Protests as Spanish president visits Catalonia
Pro-independence groups prepare to show Pedro Sánchez he is "not welcome in Catalonia" when Socialist leader arrives for party campaign event
Pro-independence protesters will greet Pedro Sánchez when the Spanish presidential candidate visits Catalonia on Wednesday for a Socialist Party pre-election campaign event to be held in Viladecans, just south of Barcelona.
The Pícnic per la República civil protest group has called a demonstration outside the venue holding the meeting for 6 pm to call on Sánchez to "Sit and Talk", the slogan for the campaign promoting dialogue between Spain and Catalonia
On social media, the protest group asked protesters to bring chairs and drums to show Sánchez that "he is not welcome in Catalonia," but also to call on the acting president to engage in dialogue with the Catalan executive.
"He is a president who was an accomplice in 155 [shorthand for the suspension of Catalan self-rule in 2017], and he and his government are responsible for police repression," said the message, in reference to the authorities' handling of recent protests.
The Committees for the Defense of the Republic (CDR) protest network announced its support for the demonstration, calling on protesters to bring a "yellow whistle" [yellow is symbolic of jailed Catalan independence leaders] and to turn Viladecans into "a prison."
On Wednesday evening, CDR called on demonstrators to take to Jardinets de Gràcia in the center of Barcelona and bring chestnuts for a "Castanyada contra Espanya" (castanyada against Spain.) A 'Castanyada' in Catalan means eating chestnuts, a seasonal food traditionally paired with sweet potato enjoyed around the end of October and beginning of November.
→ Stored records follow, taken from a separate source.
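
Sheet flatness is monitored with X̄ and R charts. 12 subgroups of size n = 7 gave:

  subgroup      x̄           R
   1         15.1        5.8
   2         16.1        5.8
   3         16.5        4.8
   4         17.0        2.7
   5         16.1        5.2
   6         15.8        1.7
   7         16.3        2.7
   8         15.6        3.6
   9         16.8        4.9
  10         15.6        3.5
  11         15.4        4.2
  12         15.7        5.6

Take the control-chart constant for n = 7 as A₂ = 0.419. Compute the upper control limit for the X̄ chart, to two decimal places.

17.76

X̄̄ = (15.1 + 16.1 + 16.5 + 17.0 + 16.1 + 15.8 + 16.3 + 15.6 + 16.8 + 15.6 + 15.4 + 15.7) / 12 = 192.0000 / 12 = 16.0000
R̄ = (5.8 + 5.8 + 4.8 + 2.7 + 5.2 + 1.7 + 2.7 + 3.6 + 4.9 + 3.5 + 4.2 + 5.6) / 12 = 50.5000 / 12 = 4.2083
UCL = X̄̄ + A₂·R̄ = 16.0000 + 0.419 × 4.2083 = 17.7633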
Sánchez denies manifesto points were removed
Sánchez will arrive in Catalonia for the campaign meeting after his Socialist Party came under fire, accused of removing any mention of its commitment to federalism and its recognition of the nationalities within Spain from its election manifesto.
With a new Spanish general election set for November 10, on Tuesday some media outlets reported that the so-called Granada and Barcelona declarations that the party officially adopted in 2013 and 2017 respectively had been removed from the manifesto.
On Wednesday morning, Sánchez told a Spanish TV channel that the final document "has not yet been finished" and that the two points would appear in the party's final manifesto for the upcoming election, which is due to be approved at the event in Viladecans.
"The problem is that documents are made public before they have been finished," Sánchez told Antena 3, adding that the program without the two points had been "leaked" and that his party can "sometimes be too transparent."